In 1950, disaster struck on the Korean peninsula when a crazy Kim Il Sung invaded South Korea, seeking to push the Americans into the sea and reunite Korea under the banner of Communism. Halberstam starts midway through the war, after the UN forces had pushed the North Koreans back. Gen. Douglas MacArthur, in charge from his command center in Japan, pressed on, aiming to run the North Koreans into China. But a funny thing happened on the way to victory -- China sent hundreds of thousands of soldiers into the fight, and the days to follow included some of the darkest and proudest in American history.

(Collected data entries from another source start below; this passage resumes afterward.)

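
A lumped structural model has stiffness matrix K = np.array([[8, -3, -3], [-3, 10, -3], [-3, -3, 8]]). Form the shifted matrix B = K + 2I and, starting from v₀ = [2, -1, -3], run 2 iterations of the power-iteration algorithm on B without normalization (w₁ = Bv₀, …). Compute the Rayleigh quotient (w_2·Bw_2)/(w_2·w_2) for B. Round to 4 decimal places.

B = K + 2I has rows (10, -3, -3); (-3, 12, -3); (-3, -3, 10)
w1 = Bv₀ = (10·2 + (-3)·(-1) + (-3)·(-3); (-3)·2 + 12·(-1) + (-3)·(-3); (-3)·2 + (-3)·(-1) + 10·(-3)) = (32, -9, -33)
w2 = Bw1 = (10·32 + (-3)·(-9) + (-3)·(-33); (-3)·32 + 12·(-9) + (-3)·(-33); (-3)·32 + (-3)·(-9) + 10·(-33)) = (446, -105, -399)
Bw2 = (5972, -1401, -5013)
w2·Bw2 = 4810804; w2·w2 = 369142; μ ≈ 4810804/369142 = 13.0324

μ ≈ 13.0324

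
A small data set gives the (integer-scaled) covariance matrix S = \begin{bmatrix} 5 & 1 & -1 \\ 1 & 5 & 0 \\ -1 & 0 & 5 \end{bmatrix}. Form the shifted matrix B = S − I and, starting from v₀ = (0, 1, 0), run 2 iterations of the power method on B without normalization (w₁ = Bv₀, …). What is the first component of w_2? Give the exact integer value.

8

B = S − I has rows (4, 1, -1); (1, 4, 0); (-1, 0, 4)
w1 = Bv₀ = (4·0 + 1·1 + (-1)·0; 1·0 + 4·1 + 0·0; (-1)·0 + 0·1 + 4·0) = (1, 4, 0)
w2 = Bw1 = (4·1 + 1·4 + (-1)·0; 1·1 + 4·4 + 0·0; (-1)·1 + 0·4 + 4·0) = (8, 17, -1)
Requested component of w2: 8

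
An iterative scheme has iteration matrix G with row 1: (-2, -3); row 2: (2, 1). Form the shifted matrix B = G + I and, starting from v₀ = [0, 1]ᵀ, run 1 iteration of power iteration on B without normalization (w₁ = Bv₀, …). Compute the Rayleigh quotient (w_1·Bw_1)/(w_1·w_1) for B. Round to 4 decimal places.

B = G + I has rows (-1, -3); (2, 2)
w1 = Bv₀ = ((-1)·0 + (-3)·1; 2·0 + 2·1) = (-3, 2)
Bw1 = (-3, -2)
w1·Bw1 = 5; w1·w1 = 13; μ ≈ 5/13 = 0.3846

0.3846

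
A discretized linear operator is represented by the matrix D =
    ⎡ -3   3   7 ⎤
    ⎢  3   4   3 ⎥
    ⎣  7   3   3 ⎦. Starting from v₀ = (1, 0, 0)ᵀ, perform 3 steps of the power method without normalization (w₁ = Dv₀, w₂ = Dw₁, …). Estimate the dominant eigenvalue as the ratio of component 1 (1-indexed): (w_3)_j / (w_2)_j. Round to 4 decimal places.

w1 = Dv₀ = ((-3)·1 + 3·0 + 7·0; 3·1 + 4·0 + 3·0; 7·1 + 3·0 + 3·0) = (-3, 3, 7)
w2 = Dw1 = ((-3)·(-3) + 3·3 + 7·7; 3·(-3) + 4·3 + 3·7; 7·(-3) + 3·3 + 3·7) = (67, 24, 9)
w3 = Dw2 = (-66, 324, 568)
Ratio at component: -66 / 67 = -0.9851

λ ≈ -0.9851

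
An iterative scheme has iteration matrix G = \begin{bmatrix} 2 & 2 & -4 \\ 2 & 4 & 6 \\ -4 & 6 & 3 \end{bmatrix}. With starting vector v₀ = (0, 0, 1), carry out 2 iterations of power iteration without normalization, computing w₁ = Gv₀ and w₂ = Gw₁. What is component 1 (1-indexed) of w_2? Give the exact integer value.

-8

w1 = Gv₀ = (2·0 + 2·0 + (-4)·1; 2·0 + 4·0 + 6·1; (-4)·0 + 6·0 + 3·1) = (-4, 6, 3)
w2 = Gw1 = (2·(-4) + 2·6 + (-4)·3; 2·(-4) + 4·6 + 6·3; (-4)·(-4) + 6·6 + 3·3) = (-8, 34, 61)
The requested component of w2 is -8.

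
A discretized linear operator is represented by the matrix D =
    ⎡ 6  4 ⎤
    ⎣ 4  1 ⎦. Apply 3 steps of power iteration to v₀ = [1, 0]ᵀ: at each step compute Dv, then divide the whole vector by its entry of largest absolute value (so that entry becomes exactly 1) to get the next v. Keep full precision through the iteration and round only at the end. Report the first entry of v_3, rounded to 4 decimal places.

Dv0 = (6.00000, 4.00000); divide by 6.00000 → v1 = (1.00000, 0.66667)
Dv1 = (8.66667, 4.66667); divide by 8.66667 → v2 = (1.00000, 0.53846)
Dv2 = (8.15385, 4.53846); divide by 8.15385 → v3 = (1.00000, 0.55660)
Requested entry of v3: 424/424 = 1.0000

1.0000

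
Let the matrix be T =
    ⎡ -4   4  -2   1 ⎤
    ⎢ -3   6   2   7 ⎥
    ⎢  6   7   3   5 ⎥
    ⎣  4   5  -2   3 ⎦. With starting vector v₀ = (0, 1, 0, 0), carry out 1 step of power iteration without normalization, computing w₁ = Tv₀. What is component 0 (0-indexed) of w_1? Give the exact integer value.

4

w1 = Tv₀ = (4, 6, 7, 5)
The requested component of w1 is 4.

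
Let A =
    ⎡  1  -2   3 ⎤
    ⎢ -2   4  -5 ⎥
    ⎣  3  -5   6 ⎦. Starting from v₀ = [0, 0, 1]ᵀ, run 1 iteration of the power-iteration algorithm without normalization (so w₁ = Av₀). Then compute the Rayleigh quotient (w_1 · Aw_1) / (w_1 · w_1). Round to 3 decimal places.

11.329

w1 = Av₀ = (1·0 + (-2)·0 + 3·1; (-2)·0 + 4·0 + (-5)·1; 3·0 + (-5)·0 + 6·1) = (3, -5, 6)
Aw1 = (31, -56, 70)
w1·Aw1 = 3·31 + (-5)·(-56) + 6·70 = 793; w1·w1 = 3·3 + (-5)·(-5) + 6·6 = 70
λ ≈ 793/70 = 11.329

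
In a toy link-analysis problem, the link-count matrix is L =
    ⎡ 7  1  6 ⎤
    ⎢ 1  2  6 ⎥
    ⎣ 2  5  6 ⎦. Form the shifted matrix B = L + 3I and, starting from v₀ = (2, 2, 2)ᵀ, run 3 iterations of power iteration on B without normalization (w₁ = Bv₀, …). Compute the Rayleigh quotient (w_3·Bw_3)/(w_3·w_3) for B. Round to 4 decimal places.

μ ≈ 15.2580

B = L + 3I has rows (10, 1, 6); (1, 5, 6); (2, 5, 9)
w1 = Bv₀ = (34, 24, 32)
w2 = Bw1 = (556, 346, 476)
w3 = Bw2 = (8762, 5142, 7126)
Bw3 = (135518, 77228, 107368)
w3·Bw3 = 2349619460; w3·w3 = 153992684; μ ≈ 2349619460/153992684 = 15.2580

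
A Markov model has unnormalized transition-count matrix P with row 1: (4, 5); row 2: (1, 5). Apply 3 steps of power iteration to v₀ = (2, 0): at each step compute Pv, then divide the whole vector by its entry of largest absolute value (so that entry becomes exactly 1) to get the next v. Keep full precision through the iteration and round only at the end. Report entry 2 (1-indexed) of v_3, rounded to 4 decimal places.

0.5116

Pv0 = (8.00000, 2.00000); divide by 8.00000 → v1 = (1.00000, 0.25000)
Pv1 = (5.25000, 2.25000); divide by 5.25000 → v2 = (1.00000, 0.42857)
Pv2 = (6.14286, 3.14286); divide by 6.14286 → v3 = (1.00000, 0.51163)
Requested entry of v3: 132/258 = 0.5116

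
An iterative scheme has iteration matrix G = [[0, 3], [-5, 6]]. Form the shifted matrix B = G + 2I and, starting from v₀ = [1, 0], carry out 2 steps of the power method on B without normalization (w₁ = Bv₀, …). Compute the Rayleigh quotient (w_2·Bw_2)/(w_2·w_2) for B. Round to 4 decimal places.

μ ≈ 7.3033

B = G + 2I has rows (2, 3); (-5, 8)
w1 = Bv₀ = (2, -5)
w2 = Bw1 = (-11, -50)
Bw2 = (-172, -345)
w2·Bw2 = 19142; w2·w2 = 2621; μ ≈ 19142/2621 = 7.3033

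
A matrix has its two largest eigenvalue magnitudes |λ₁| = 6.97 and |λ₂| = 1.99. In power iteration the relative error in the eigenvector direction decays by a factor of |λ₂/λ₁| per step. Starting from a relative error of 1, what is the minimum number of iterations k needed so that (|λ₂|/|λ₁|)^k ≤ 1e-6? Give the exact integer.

|λ₂/λ₁| = 1.99/6.97 = 0.28551
Need k ≥ ln(1e-6) / ln(0.28551) = -13.8155 / -1.2535 ≈ 11.022
Smallest integer k satisfying the bound: 12

12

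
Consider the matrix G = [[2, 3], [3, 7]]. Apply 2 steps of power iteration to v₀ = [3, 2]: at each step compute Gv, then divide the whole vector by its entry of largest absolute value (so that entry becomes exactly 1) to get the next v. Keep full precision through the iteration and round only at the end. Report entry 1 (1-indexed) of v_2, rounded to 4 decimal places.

0.4721

Gv0 = (12.00000, 23.00000); divide by 23.00000 → v1 = (0.52174, 1.00000)
Gv1 = (4.04348, 8.56522); divide by 8.56522 → v2 = (0.47208, 1.00000)
Requested entry of v2: 93/197 = 0.4721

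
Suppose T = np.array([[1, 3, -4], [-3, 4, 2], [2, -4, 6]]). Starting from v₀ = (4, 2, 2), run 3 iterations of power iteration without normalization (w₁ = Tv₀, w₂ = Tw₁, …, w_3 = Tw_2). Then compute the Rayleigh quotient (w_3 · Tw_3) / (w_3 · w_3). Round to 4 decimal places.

w1 = Tv₀ = (1·4 + 3·2 + (-4)·2; (-3)·4 + 4·2 + 2·2; 2·4 + (-4)·2 + 6·2) = (2, 0, 12)
w2 = Tw1 = (1·2 + 3·0 + (-4)·12; (-3)·2 + 4·0 + 2·12; 2·2 + (-4)·0 + 6·12) = (-46, 18, 76)
w3 = Tw2 = (-296, 362, 292)
Tw3 = (-378, 2920, -288)
w3·Tw3 = (-296)·(-378) + 362·2920 + 292·(-288) = 1084832; w3·w3 = (-296)·(-296) + 362·362 + 292·292 = 303924
λ ≈ 1084832/303924 = 3.5694

3.5694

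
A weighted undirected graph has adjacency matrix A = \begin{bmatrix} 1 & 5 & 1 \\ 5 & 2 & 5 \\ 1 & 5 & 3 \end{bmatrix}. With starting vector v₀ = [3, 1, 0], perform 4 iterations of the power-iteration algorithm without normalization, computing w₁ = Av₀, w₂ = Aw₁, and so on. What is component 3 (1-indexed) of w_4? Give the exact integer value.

w1 = Av₀ = (1·3 + 5·1 + 1·0; 5·3 + 2·1 + 5·0; 1·3 + 5·1 + 3·0) = (8, 17, 8)
w2 = Aw1 = (1·8 + 5·17 + 1·8; 5·8 + 2·17 + 5·8; 1·8 + 5·17 + 3·8) = (101, 114, 117)
w3 = Aw2 = (788, 1318, 1022)
w4 = Aw3 = (8400, 11686, 10444)
The requested component of w4 is 10444.

10444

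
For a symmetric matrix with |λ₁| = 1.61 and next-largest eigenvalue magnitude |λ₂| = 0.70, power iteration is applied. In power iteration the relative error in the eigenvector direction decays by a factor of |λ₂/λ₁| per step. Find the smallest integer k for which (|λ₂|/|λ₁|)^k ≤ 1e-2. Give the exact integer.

|λ₂/λ₁| = 0.70/1.61 = 0.43478
Need k ≥ ln(1e-2) / ln(0.43478) = -4.6052 / -0.8329 ≈ 5.529
Smallest integer k satisfying the bound: 6

6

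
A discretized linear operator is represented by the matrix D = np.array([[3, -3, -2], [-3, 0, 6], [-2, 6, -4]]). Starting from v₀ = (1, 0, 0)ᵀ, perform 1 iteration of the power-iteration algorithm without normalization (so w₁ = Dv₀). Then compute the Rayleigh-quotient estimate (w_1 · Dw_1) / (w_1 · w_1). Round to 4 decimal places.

7.3182

w1 = Dv₀ = (3·1 + (-3)·0 + (-2)·0; (-3)·1 + 0·0 + 6·0; (-2)·1 + 6·0 + (-4)·0) = (3, -3, -2)
Dw1 = (22, -21, -16)
w1·Dw1 = 3·22 + (-3)·(-21) + (-2)·(-16) = 161; w1·w1 = 3·3 + (-3)·(-3) + (-2)·(-2) = 22
λ ≈ 161/22 = 7.3182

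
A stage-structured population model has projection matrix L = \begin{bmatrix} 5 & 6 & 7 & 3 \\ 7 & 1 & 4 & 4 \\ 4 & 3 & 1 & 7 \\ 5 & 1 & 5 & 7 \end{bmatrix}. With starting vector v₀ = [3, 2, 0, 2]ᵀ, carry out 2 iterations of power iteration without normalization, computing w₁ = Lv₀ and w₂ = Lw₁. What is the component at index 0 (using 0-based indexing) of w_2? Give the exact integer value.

w1 = Lv₀ = (33, 31, 32, 31)
w2 = Lw1 = (668, 514, 474, 573)
The requested component of w2 is 668.

668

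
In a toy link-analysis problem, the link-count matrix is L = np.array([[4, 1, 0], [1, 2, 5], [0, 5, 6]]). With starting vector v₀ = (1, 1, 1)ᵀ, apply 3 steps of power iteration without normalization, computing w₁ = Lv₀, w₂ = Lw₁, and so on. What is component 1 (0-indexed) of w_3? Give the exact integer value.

w1 = Lv₀ = (5, 8, 11)
w2 = Lw1 = (28, 76, 106)
w3 = Lw2 = (188, 710, 1016)
The requested component of w3 is 710.

710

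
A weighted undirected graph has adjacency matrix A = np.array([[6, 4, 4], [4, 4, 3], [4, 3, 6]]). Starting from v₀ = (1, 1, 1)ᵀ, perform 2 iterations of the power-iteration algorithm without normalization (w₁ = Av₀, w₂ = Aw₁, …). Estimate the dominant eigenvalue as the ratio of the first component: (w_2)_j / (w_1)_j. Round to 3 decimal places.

w1 = Av₀ = (6·1 + 4·1 + 4·1; 4·1 + 4·1 + 3·1; 4·1 + 3·1 + 6·1) = (14, 11, 13)
w2 = Aw1 = (6·14 + 4·11 + 4·13; 4·14 + 4·11 + 3·13; 4·14 + 3·11 + 6·13) = (180, 139, 167)
Ratio at component: 180 / 14 = 12.857

12.857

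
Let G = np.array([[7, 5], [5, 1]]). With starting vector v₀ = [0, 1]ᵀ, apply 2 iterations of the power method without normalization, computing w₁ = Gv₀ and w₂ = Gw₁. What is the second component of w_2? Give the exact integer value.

26

w1 = Gv₀ = (7·0 + 5·1; 5·0 + 1·1) = (5, 1)
w2 = Gw1 = (7·5 + 5·1; 5·5 + 1·1) = (40, 26)
The requested component of w2 is 26.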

Halberstam brings our forgotten war to terrifying life, and his insightful biographical sketches of the key players -- especially MacArthur, who provides the book's backbone -- are as engrossing as the military action. This is masterful storytelling, and it provides a bookend to Halberstam's 1972 book The Best and the Brightest, which detailed how the smartest people in the world got stuck in Vietnam by, as he put it, creating "brilliant policies that defied common sense." And so it was in Korea -- "It was like complete insanity in the command," wrote one officer.





The wisdom Halberstam gleaned from a 52-year career centers on how the truth about war has been too often corrupted to suit the needs of presidents like Kennedy, Johnson and Bush -- and even generals like MacArthur. And, of course, how soldiers pay " an unusually high price for the stupidity and arrogance of other men."





But he learned something else, too -- "a respect for the nobility of ordinary people." Those words, found on the last pages of his final book, are as good an epitaph as any for so great a national treasure as David Halberstam.